Scott hatte sich wie Reed nicht mehr blicken lassen in der Schule und ich fand das alles ein wenig eigenartig, doch wenn Reed wegen einem versuchten Mord auf diesen von der Schule geflogen wäre, dann wäre das eine weitaus größere Schlagzeile gewesen und ich hätte es gewusst. Vermutlich ging er mir nur aus dem Weg nachdem, was in seinem Auto geschehen war und der bloße Gedanke an dieses Ereignis ließ meine Wangen ganz warm werden. Ich hatte Elin bereits ausführlich darüber berichtet und sie war ausgeflippt, so sehr beneidete sie mich um die ganze Aktion, doch im Grunde wollte ich alles nur noch ungeschehen machen. Dass er mich so wegen dieser Sache meiden würde, es war hervorsehbar gewesen, irgendwie war das Reeds Art einfach unterzutauchen, wenn irgendwas zu Intimes geschah. Es machte mich dennoch wütend und verletzte mich zu gleichermaßen.

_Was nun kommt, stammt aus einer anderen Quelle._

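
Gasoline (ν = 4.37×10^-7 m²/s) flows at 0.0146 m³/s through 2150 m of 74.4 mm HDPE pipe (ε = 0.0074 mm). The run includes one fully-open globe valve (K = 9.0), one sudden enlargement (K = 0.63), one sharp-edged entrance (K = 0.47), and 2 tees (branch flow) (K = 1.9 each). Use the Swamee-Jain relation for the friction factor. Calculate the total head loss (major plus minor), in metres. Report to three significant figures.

V = 4Q/(πD²) = 3.358 m/s; V²/2g = 0.5748 m
Re = 5.72×10^5, ε/D = 9.95×10^-5 → f = 0.01425 (Swamee-Jain)
Major: h_f = f(L/D)·V²/2g = 0.01425·28898·0.5748 = 236.6 m
Minor: ΣK = 13.9; h_m = ΣK·V²/2g = 7.990 m
Total H_L = 236.6 + 7.990 = 244.6 m

H_L ≈ 245 m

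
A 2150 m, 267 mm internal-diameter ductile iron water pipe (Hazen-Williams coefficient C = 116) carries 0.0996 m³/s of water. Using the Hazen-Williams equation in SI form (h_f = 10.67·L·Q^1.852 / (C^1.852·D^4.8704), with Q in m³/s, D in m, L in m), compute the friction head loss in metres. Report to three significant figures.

h_f ≈ 29.9 m

h_f = 10.67·2150·0.0996^1.852 / (116^1.852·0.267^4.8704) = 29.86 m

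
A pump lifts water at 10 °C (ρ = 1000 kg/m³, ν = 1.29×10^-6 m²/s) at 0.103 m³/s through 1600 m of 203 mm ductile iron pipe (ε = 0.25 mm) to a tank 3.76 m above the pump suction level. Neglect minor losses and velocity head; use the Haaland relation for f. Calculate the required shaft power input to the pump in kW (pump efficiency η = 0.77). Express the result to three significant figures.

P_shaft ≈ 118 kW

V = 4Q/(πD²) = 3.182 m/s; Re = 5.01×10^5; ε/D = 0.00123; f = 0.02116
h_f = f(L/D)V²/2g = 86.10 m
Total head H = z + h_f = 3.76 + 86.10 = 89.86 m
P_hyd = ρgQH = 1000·9.81·0.103·89.86 = 90.80 kW
P_shaft = P_hyd/η = 90.80/0.77 = 117.9 kW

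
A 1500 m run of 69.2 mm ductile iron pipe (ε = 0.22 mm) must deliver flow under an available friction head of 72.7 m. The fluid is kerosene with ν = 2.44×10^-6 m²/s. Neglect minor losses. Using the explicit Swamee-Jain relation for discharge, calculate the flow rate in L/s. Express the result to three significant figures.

Q ≈ 5.63 L/s

Swamee-Jain (Type II): Q = -0.965·√(gD⁵h_f/L)·ln[ε/(3.7D) + √(3.17ν²L/(gD³h_f))]
√(gD⁵h_f/L) = √(9.81·0.0692⁵·72.7/1500) = 8.686×10^-4
ε/(3.7D) = 8.59×10^-4; √(3.17ν²L/(gD³h_f)) = 3.46×10^-4
Q = -0.965·8.686×10^-4·ln(0.001205) = 0.005634 m³/s
Check: V = 1.50 m/s, Re = 4.25×10^4, f = 0.02967, h_f = 73.6 m ≈ 72.7 m ✓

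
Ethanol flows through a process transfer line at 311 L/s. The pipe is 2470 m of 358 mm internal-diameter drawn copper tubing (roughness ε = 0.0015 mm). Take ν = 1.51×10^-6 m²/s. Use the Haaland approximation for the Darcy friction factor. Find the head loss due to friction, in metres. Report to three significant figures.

h_f ≈ 41.2 m

V = 4Q/(πD²) = 4·0.311/(π·0.358²) = 3.090 m/s
Re = VD/ν = 3.090·0.358/1.51×10^-6 = 7.33×10^5 → turbulent
ε/D = 0.0015/358 = 4.19×10^-6
Haaland: f = 0.01227
h_f = f(L/D)V²/(2g) = 0.01227·(2470/0.358)·3.090²/(2·9.81) = 41.20 m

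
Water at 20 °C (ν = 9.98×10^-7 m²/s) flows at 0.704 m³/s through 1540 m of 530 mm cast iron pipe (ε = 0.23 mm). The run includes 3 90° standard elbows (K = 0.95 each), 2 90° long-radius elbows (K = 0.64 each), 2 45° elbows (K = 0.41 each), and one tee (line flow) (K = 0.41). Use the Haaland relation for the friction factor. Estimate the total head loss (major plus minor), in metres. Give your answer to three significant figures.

V = 4Q/(πD²) = 3.191 m/s; V²/2g = 0.5190 m
Re = 1.69×10^6, ε/D = 4.34×10^-4 → f = 0.01651 (Haaland)
Major: h_f = f(L/D)·V²/2g = 0.01651·2906·0.5190 = 24.89 m
Minor: ΣK = 5.36; h_m = ΣK·V²/2g = 2.782 m
Total H_L = 24.89 + 2.782 = 27.67 m

H_L ≈ 27.7 m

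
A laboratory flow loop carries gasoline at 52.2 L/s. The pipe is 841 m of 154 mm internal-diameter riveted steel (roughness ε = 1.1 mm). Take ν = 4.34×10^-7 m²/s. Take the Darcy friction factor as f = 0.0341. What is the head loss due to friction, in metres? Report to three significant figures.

h_f ≈ 74.5 m

V = 4Q/(πD²) = 4·0.0522/(π·0.154²) = 2.802 m/s
h_f = f(L/D)V²/(2g) = 0.03410·(841/0.154)·2.802²/(2·9.81) = 74.54 m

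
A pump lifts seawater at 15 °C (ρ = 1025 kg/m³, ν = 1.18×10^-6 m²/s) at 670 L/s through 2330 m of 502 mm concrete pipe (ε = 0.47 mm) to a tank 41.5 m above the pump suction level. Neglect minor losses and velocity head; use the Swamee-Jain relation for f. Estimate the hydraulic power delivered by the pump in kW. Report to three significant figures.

V = 4Q/(πD²) = 3.385 m/s; Re = 1.44×10^6; ε/D = 9.36×10^-4; f = 0.01962
h_f = f(L/D)V²/2g = 53.19 m
Total head H = z + h_f = 41.5 + 53.19 = 94.69 m
P_hyd = ρgQH = 1025·9.81·0.670·94.69 = 637.9 kW

P_hyd ≈ 638 kW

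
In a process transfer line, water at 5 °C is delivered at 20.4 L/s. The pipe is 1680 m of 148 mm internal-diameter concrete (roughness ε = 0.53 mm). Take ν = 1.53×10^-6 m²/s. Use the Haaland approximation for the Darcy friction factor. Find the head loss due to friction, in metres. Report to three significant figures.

h_f ≈ 23.2 m

V = 4Q/(πD²) = 4·0.0204/(π·0.148²) = 1.186 m/s
Re = VD/ν = 1.186·0.148/1.53×10^-6 = 1.15×10^5 → turbulent
ε/D = 0.53/148 = 0.00358
Haaland: f = 0.02849
h_f = f(L/D)V²/(2g) = 0.02849·(1680/0.148)·1.186²/(2·9.81) = 23.18 m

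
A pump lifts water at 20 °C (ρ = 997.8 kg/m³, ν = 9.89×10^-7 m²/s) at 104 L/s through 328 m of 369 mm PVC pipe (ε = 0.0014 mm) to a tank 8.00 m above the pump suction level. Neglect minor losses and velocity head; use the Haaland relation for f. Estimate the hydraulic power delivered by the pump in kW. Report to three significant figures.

P_hyd ≈ 8.75 kW

V = 4Q/(πD²) = 0.9725 m/s; Re = 3.63×10^5; ε/D = 3.79×10^-6; f = 0.01388
h_f = f(L/D)V²/2g = 0.5947 m
Total head H = z + h_f = 8.00 + 0.5947 = 8.595 m
P_hyd = ρgQH = 997.8·9.81·0.104·8.595 = 8.749 kW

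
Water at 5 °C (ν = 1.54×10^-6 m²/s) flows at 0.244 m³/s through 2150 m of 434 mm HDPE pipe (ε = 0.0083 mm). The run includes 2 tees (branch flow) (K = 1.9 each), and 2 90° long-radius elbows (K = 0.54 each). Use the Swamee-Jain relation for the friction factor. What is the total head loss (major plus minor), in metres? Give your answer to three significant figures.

H_L ≈ 9.99 m

V = 4Q/(πD²) = 1.649 m/s; V²/2g = 0.1387 m
Re = 4.65×10^5, ε/D = 1.91×10^-5 → f = 0.01355 (Swamee-Jain)
Major: h_f = f(L/D)·V²/2g = 0.01355·4954·0.1387 = 9.309 m
Minor: ΣK = 4.88; h_m = ΣK·V²/2g = 0.6766 m
Total H_L = 9.309 + 0.6766 = 9.986 m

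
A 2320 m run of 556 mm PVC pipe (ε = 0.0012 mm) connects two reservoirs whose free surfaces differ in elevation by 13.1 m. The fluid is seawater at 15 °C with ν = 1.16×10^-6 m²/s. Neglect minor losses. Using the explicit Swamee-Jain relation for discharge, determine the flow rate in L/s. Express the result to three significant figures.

Q ≈ 562 L/s

Swamee-Jain (Type II): Q = -0.965·√(gD⁵h_f/L)·ln[ε/(3.7D) + √(3.17ν²L/(gD³h_f))]
√(gD⁵h_f/L) = √(9.81·0.556⁵·13.1/2320) = 0.05425
ε/(3.7D) = 5.83×10^-7; √(3.17ν²L/(gD³h_f)) = 2.12×10^-5
Q = -0.965·0.05425·ln(2.175×10^-5) = 0.5621 m³/s
Check: V = 2.31 m/s, Re = 1.11×10^6, f = 0.01146, h_f = 13.1 m ≈ 13.1 m ✓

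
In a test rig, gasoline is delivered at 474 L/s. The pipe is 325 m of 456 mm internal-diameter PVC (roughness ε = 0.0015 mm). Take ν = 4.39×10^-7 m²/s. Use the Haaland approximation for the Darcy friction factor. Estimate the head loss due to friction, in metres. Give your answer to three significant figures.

h_f ≈ 3.01 m

V = 4Q/(πD²) = 4·0.474/(π·0.456²) = 2.902 m/s
Re = VD/ν = 2.902·0.456/4.39×10^-7 = 3.01×10^6 → turbulent
ε/D = 0.0015/456 = 3.29×10^-6
Haaland: f = 0.009823
h_f = f(L/D)V²/(2g) = 0.009823·(325/0.456)·2.902²/(2·9.81) = 3.006 m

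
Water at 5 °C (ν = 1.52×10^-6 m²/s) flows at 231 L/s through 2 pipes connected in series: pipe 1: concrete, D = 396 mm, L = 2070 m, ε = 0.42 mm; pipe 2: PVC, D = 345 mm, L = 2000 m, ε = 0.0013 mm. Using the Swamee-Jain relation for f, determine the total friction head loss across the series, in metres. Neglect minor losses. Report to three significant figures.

H ≈ 42.6 m

Pipe 1: V = 1.876 m/s, Re = 4.89×10^5, ε/D = 0.00106, f = 0.02063, h_1 = f(L/D)V²/2g = 19.33 m
Pipe 2: V = 2.471 m/s, Re = 5.61×10^5, ε/D = 3.77×10^-6, f = 0.01289, h_2 = f(L/D)V²/2g = 23.26 m
Series → Q common, losses add: H = Σh = 42.59 m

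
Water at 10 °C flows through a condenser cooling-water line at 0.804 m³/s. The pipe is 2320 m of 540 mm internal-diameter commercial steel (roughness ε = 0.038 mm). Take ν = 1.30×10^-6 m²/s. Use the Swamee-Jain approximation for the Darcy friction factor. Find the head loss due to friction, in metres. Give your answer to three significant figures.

h_f ≈ 34.0 m

V = 4Q/(πD²) = 4·0.804/(π·0.540²) = 3.511 m/s
Re = VD/ν = 3.511·0.540/1.30×10^-6 = 1.46×10^6 → turbulent
ε/D = 0.038/540 = 7.04×10^-5
Swamee-Jain: f = 0.01261
h_f = f(L/D)V²/(2g) = 0.01261·(2320/0.540)·3.511²/(2·9.81) = 34.03 m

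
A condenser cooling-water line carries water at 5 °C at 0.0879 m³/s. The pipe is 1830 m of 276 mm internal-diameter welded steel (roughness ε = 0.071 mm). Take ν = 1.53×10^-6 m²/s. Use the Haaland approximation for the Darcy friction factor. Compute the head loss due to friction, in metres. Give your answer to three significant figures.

V = 4Q/(πD²) = 4·0.0879/(π·0.276²) = 1.469 m/s
Re = VD/ν = 1.469·0.276/1.53×10^-6 = 2.65×10^5 → turbulent
ε/D = 0.071/276 = 2.57×10^-4
Haaland: f = 0.01670
h_f = f(L/D)V²/(2g) = 0.01670·(1830/0.276)·1.469²/(2·9.81) = 12.18 m

h_f ≈ 12.2 m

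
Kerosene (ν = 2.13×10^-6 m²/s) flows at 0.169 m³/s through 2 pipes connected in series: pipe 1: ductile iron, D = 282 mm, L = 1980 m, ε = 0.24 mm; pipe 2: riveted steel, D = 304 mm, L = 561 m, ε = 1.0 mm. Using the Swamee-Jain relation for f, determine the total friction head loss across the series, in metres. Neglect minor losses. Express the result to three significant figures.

Pipe 1: V = 2.706 m/s, Re = 3.58×10^5, ε/D = 8.51×10^-4, f = 0.01994, h_1 = f(L/D)V²/2g = 52.23 m
Pipe 2: V = 2.328 m/s, Re = 3.32×10^5, ε/D = 0.00329, f = 0.02738, h_2 = f(L/D)V²/2g = 13.96 m
Series → Q common, losses add: H = Σh = 66.19 m

H ≈ 66.2 m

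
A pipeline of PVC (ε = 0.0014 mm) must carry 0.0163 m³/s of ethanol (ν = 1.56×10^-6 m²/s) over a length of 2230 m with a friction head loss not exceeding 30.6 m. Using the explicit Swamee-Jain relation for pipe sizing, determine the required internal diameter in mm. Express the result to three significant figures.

Swamee-Jain (Type III): D = 0.66·[ε^1.25·(LQ²/(gh_f))^4.75 + ν·Q^9.4·(L/(gh_f))^5.2]^0.04
LQ²/(gh_f) = 0.001974; L/(gh_f) = 7.429
Term 1 = ε^1.25·(…)^4.75 = 6.84×10^-21; Term 2 = ν·Q^9.4·(…)^5.2 = 8.25×10^-19
D = 0.66·(6.84×10^-21 + 8.25×10^-19)^0.04 = 0.1248 m = 125 mm
Check: V = 1.33 m/s, Re = 1.07×10^5, f = 0.01770, h_f = 28.6 m ≈ 30.6 m ✓

D ≈ 125 mm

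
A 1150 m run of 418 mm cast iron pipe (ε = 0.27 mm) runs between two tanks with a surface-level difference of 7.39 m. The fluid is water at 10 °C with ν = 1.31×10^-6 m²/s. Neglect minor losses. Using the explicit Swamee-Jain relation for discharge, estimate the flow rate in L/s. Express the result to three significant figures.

Q ≈ 232 L/s

Swamee-Jain (Type II): Q = -0.965·√(gD⁵h_f/L)·ln[ε/(3.7D) + √(3.17ν²L/(gD³h_f))]
√(gD⁵h_f/L) = √(9.81·0.418⁵·7.39/1150) = 0.02836
ε/(3.7D) = 1.75×10^-4; √(3.17ν²L/(gD³h_f)) = 3.44×10^-5
Q = -0.965·0.02836·ln(2.090×10^-4) = 0.2319 m³/s
Check: V = 1.69 m/s, Re = 5.39×10^5, f = 0.01857, h_f = 7.44 m ≈ 7.39 m ✓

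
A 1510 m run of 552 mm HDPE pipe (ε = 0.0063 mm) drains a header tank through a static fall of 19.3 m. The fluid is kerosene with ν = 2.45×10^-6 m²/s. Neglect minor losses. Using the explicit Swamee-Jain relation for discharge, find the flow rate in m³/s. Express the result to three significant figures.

Q ≈ 0.798 m³/s

Swamee-Jain (Type II): Q = -0.965·√(gD⁵h_f/L)·ln[ε/(3.7D) + √(3.17ν²L/(gD³h_f))]
√(gD⁵h_f/L) = √(9.81·0.552⁵·19.3/1510) = 0.08016
ε/(3.7D) = 3.08×10^-6; √(3.17ν²L/(gD³h_f)) = 3.00×10^-5
Q = -0.965·0.08016·ln(3.312×10^-5) = 0.7980 m³/s
Check: V = 3.33 m/s, Re = 7.51×10^5, f = 0.01242, h_f = 19.3 m ≈ 19.3 m ✓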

„Manche Jungs sind komisch und es lohnt sich nicht den Kopf über sie zu zerbrechen. Ich finde immer noch, dass du versuchen solltest dir Hayden zu krallen."

„Ich will mir keinen von beiden krallen!", rief ich verzweifelt aus und setzte mich aufrecht hin.

„Dann bist du blöd. Du bist umgeben von zwei heißen Typen und willst keinen von ihnen? Reed hattest du ja schon, jetzt schnapp dir den süßeren von beiden und nicht den mit den größten Bindungskomplexen."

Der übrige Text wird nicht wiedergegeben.